As i said on the thread about the abandoned plans to include Sibelius' Swan of Tuonela a while back, the artwork to which is astonishing - the thouught of someone choosing instead, elephants and hippos dancing about with lipstick on and tutus is bizarre and annoying especially regarding the fact that fantasia was largely a one-off in artistic terms.


----------



## david johnson (Jun 25, 2007)

i also enjoy 'fantasia 2000'.

dj


----------



## Johnny (Mar 7, 2010)

david johnson said:


> i also enjoy 'fantasia 2000'.
> 
> dj


I didn't like that.


----------



## David58117 (Nov 5, 2009)

I never really cared for it, but about 2 years ago my wife bought me a copy for Christmas. We saw it again together, but...I just couldn't get into it. Of course I pretended to like it at the time, and hopefully she will never know about this thread...


----------



## JAKE WYB (May 28, 2009)

im pretty sure i wont like it based on the fragments and images ive seen in various places - the deer in the firebird (the fragment of the firebird) for example - completely insipid and graphically boring and mainstream and without the magic and wierdness of the original 

The greatness of the original was to portray the pieces of music - very successfully and imaginatively with otherworldly scenes and characters - the new one just seems not to have got the hang of that at all - music and visual dont bind together to create that depth of magic


----------



## MessiaenIsGod (Mar 25, 2010)

Johnny said:


> What is everyone's opinion on this?
> 
> Particularly "The Rite Of Spring". I always enjoyed it, but have noted recently that (at least according to wiki) Sir Stravinsky did not approve. I suppose he's entitled to. I also only recently heard the "Rite" played in full and in the right order. I still very much enjoy the Fantasia version. Even if the music was composed for a different story, I think it works well with the dinosaurs.
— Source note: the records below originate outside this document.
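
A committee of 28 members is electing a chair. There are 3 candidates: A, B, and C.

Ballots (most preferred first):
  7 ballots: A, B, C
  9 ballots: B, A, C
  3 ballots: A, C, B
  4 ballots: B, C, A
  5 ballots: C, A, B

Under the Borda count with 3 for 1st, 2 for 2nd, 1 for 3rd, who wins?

A: 7×3 + 9×2 + 3×3 + 4×1 + 5×2 = 62
B: 7×2 + 9×3 + 3×1 + 4×3 + 5×1 = 61
C: 7×1 + 9×1 + 3×2 + 4×2 + 5×3 = 45

A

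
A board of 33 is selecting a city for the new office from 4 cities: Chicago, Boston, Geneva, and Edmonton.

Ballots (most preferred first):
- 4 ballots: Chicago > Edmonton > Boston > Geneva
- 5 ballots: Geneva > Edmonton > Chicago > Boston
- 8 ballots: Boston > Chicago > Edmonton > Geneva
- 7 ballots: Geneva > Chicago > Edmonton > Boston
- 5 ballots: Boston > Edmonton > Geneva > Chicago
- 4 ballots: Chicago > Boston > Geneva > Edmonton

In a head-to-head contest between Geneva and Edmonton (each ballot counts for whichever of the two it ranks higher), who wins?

Geneva is ranked above Edmonton on 16 ballots; Edmonton above Geneva on 17.

Edmonton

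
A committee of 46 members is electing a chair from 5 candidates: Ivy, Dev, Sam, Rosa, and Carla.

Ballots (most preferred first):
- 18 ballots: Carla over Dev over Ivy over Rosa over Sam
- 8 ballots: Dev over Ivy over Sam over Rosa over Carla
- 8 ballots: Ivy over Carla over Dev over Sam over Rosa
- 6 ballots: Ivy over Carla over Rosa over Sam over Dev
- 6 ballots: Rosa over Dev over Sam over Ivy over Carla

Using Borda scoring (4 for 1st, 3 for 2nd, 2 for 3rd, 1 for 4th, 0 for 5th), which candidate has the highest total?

Ivy

Ivy: 18×2 + 8×3 + 8×4 + 6×4 + 6×1 = 122
Dev: 18×3 + 8×4 + 8×2 + 6×0 + 6×3 = 120
Sam: 18×0 + 8×2 + 8×1 + 6×1 + 6×2 = 42
Rosa: 18×1 + 8×1 + 8×0 + 6×2 + 6×4 = 62
Carla: 18×4 + 8×0 + 8×3 + 6×3 + 6×0 = 114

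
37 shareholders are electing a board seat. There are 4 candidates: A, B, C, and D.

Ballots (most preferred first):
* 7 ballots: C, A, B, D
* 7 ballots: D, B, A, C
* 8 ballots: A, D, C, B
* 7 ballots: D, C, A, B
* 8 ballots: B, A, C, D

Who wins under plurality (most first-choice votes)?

D

First-place votes: A 8, B 8, C 7, D 14.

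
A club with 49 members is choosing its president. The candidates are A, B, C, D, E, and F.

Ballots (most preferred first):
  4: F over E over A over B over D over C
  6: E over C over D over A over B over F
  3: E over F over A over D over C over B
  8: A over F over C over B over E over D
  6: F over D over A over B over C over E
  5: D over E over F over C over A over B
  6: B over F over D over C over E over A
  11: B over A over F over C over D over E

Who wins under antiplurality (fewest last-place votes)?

Last-place votes: A 6, B 8, C 4, D 8, E 17, F 6.

C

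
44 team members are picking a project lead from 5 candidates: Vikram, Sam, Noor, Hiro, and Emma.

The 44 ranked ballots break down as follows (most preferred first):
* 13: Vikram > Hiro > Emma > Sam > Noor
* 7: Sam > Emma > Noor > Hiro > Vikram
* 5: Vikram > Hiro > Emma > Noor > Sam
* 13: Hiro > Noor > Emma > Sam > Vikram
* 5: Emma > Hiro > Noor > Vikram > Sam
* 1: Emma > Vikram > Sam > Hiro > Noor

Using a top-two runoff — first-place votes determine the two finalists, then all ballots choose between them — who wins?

Hiro

Round 1 first-place votes: Vikram 18, Sam 7, Noor 0, Hiro 13, Emma 6. Vikram and Hiro advance.
Runoff: Vikram is ranked above Hiro on 19 ballots, Hiro above Vikram on 25.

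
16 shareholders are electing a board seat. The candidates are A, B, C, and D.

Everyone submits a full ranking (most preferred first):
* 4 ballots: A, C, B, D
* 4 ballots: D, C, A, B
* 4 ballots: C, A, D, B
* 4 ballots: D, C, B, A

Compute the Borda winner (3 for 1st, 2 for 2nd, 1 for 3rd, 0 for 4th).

C

A: 4×3 + 4×1 + 4×2 + 4×0 = 24
B: 4×1 + 4×0 + 4×0 + 4×1 = 8
C: 4×2 + 4×2 + 4×3 + 4×2 = 36
D: 4×0 + 4×3 + 4×1 + 4×3 = 28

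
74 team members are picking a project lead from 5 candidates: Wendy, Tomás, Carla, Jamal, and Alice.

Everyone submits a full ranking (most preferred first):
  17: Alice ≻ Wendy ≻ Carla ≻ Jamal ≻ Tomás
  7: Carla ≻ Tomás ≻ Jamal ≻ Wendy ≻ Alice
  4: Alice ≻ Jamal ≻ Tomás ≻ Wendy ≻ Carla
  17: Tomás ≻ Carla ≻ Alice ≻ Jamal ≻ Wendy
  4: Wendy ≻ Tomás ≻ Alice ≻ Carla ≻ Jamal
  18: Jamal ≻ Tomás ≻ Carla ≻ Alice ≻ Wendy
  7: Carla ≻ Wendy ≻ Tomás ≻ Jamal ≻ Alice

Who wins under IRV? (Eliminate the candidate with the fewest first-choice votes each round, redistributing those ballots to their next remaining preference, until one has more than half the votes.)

Tomás

Round 1: Wendy 4, Tomás 17, Carla 14, Jamal 18, Alice 21. Wendy eliminated.
Round 2: Tomás 21, Carla 14, Jamal 18, Alice 21. Carla eliminated.
Round 3: Tomás 35, Jamal 18, Alice 21. Jamal eliminated.
Round 4: Tomás 53, Alice 21. Tomás has a majority (≥38).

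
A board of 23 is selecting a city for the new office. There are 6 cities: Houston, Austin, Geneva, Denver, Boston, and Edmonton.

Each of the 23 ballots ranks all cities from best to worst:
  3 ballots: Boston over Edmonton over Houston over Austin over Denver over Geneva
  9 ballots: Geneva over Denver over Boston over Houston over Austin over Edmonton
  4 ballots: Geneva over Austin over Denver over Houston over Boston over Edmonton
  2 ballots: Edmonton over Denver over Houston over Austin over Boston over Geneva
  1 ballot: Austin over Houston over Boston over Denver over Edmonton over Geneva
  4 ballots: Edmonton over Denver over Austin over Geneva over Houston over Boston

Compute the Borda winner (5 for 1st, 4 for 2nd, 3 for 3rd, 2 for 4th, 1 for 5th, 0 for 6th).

Houston: 3×3 + 9×2 + 4×2 + 2×3 + 1×4 + 4×1 = 49
Austin: 3×2 + 9×1 + 4×4 + 2×2 + 1×5 + 4×3 = 52
Geneva: 3×0 + 9×5 + 4×5 + 2×0 + 1×0 + 4×2 = 73
Denver: 3×1 + 9×4 + 4×3 + 2×4 + 1×2 + 4×4 = 77
Boston: 3×5 + 9×3 + 4×1 + 2×1 + 1×3 + 4×0 = 51
Edmonton: 3×4 + 9×0 + 4×0 + 2×5 + 1×1 + 4×5 = 43

Denver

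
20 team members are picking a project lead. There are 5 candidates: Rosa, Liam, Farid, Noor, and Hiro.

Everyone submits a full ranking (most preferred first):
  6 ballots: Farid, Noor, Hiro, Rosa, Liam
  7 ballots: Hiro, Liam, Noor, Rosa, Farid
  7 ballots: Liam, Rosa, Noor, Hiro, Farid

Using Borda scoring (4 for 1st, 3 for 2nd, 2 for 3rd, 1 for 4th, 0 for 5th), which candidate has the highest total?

Rosa: 6×1 + 7×1 + 7×3 = 34
Liam: 6×0 + 7×3 + 7×4 = 49
Farid: 6×4 + 7×0 + 7×0 = 24
Noor: 6×3 + 7×2 + 7×2 = 46
Hiro: 6×2 + 7×4 + 7×1 = 47

Liam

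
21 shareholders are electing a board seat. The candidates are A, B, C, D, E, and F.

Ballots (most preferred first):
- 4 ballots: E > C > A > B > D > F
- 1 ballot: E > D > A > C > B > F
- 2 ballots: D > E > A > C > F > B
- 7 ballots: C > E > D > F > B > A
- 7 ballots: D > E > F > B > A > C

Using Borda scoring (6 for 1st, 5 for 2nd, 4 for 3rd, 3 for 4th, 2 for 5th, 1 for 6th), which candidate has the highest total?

E

A: 4×4 + 1×4 + 2×4 + 7×1 + 7×2 = 49
B: 4×3 + 1×2 + 2×1 + 7×2 + 7×3 = 51
C: 4×5 + 1×3 + 2×3 + 7×6 + 7×1 = 78
D: 4×2 + 1×5 + 2×6 + 7×4 + 7×6 = 95
E: 4×6 + 1×6 + 2×5 + 7×5 + 7×5 = 110
F: 4×1 + 1×1 + 2×2 + 7×3 + 7×4 = 58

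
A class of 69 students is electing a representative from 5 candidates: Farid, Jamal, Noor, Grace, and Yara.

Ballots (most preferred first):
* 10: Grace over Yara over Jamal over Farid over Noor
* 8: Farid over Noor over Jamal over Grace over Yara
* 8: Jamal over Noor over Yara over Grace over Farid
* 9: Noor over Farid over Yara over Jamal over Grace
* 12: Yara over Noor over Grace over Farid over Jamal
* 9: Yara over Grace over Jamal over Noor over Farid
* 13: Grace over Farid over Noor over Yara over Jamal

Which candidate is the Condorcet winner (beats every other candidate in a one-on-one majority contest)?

Noor vs Farid: 38–31
Noor vs Jamal: 42–27
Noor vs Grace: 37–32
Noor vs Yara: 38–31
Noor beats every other candidate.

Noor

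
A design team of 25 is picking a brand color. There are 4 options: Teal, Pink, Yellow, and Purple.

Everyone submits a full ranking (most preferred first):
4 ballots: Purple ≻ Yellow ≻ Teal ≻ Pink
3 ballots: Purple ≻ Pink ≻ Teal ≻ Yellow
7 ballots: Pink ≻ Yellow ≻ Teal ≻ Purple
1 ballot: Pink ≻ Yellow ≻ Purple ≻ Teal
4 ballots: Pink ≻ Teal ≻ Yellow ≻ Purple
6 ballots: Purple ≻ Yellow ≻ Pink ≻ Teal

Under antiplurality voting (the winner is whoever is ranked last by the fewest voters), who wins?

Last-place votes: Teal 7, Pink 4, Yellow 3, Purple 11.

Yellow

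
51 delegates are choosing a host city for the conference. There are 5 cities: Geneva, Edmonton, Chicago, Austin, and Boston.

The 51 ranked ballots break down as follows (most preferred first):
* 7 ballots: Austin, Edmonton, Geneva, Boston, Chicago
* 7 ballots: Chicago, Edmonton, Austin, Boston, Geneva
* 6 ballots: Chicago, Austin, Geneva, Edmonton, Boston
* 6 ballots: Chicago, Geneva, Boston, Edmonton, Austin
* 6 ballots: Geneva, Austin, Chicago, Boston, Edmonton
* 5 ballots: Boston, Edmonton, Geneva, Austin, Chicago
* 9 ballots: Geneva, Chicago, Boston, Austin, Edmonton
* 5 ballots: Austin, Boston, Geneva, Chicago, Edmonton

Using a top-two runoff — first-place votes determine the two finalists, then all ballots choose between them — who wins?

Geneva

Round 1 first-place votes: Geneva 15, Edmonton 0, Chicago 19, Austin 12, Boston 5. Chicago and Geneva advance.
Runoff: Chicago is ranked above Geneva on 19 ballots, Geneva above Chicago on 32.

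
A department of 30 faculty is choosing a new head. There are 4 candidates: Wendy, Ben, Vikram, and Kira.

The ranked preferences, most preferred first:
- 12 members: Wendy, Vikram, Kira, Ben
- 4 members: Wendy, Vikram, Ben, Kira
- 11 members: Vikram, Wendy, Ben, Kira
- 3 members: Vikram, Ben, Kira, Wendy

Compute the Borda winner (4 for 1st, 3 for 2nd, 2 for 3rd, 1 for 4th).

Vikram

Wendy: 12×4 + 4×4 + 11×3 + 3×1 = 100
Ben: 12×1 + 4×2 + 11×2 + 3×3 = 51
Vikram: 12×3 + 4×3 + 11×4 + 3×4 = 104
Kira: 12×2 + 4×1 + 11×1 + 3×2 = 45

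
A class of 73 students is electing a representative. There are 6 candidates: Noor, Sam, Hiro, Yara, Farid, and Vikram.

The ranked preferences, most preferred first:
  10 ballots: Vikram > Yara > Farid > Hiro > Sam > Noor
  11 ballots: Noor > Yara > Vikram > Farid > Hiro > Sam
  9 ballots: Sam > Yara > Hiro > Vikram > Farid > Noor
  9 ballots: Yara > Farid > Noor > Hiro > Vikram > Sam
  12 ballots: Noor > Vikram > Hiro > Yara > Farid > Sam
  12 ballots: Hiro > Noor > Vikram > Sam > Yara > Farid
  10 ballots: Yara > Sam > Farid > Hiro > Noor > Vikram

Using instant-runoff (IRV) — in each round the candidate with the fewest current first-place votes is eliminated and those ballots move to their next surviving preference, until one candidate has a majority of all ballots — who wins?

Yara

Round 1: Noor 23, Sam 9, Hiro 12, Yara 19, Farid 0, Vikram 10. Farid eliminated.
Round 2: Noor 23, Sam 9, Hiro 12, Yara 19, Vikram 10. Sam eliminated.
Round 3: Noor 23, Hiro 12, Yara 28, Vikram 10. Vikram eliminated.
Round 4: Noor 23, Hiro 12, Yara 38. Yara has a majority (≥37).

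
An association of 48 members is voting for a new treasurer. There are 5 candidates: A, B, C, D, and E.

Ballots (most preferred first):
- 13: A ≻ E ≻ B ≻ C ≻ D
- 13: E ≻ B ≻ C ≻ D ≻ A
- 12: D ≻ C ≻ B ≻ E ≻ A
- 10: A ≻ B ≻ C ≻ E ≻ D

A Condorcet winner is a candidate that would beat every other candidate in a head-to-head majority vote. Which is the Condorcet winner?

E

E vs A: 25–23
E vs B: 26–22
E vs C: 26–22
E vs D: 36–12
E beats every other candidate.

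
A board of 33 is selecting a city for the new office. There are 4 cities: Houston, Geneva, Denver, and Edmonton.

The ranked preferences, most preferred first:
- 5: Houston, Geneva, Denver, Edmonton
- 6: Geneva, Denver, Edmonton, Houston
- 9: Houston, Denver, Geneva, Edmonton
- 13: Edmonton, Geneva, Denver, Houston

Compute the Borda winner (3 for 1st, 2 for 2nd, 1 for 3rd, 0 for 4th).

Houston: 5×3 + 6×0 + 9×3 + 13×0 = 42
Geneva: 5×2 + 6×3 + 9×1 + 13×2 = 63
Denver: 5×1 + 6×2 + 9×2 + 13×1 = 48
Edmonton: 5×0 + 6×1 + 9×0 + 13×3 = 45

Geneva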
 The primary reason Stravinsky disapproved of the Fantasia version was it 1) had notes changed and altered in it! 2) Emphasized more conventional elements dynamically just for the sake of the visuals (like the flutes with the pteranodons).

I was watching the Fantasia version recently on youtube and it's really crap on a stick. A complete skewering of the score. That's not to say I don't think Fantasia is a great, landmark film in animation, it is, but an accurate or even good representation of The Rite, it's not.


----------



## Johnny (Mar 7, 2010)

While it may not be what he had in mind. I think the way it's arranged and matched to the animation in Fantasia is excellent. I can understand him being a bit pissed off at them tweaking his masterpiece though.


----------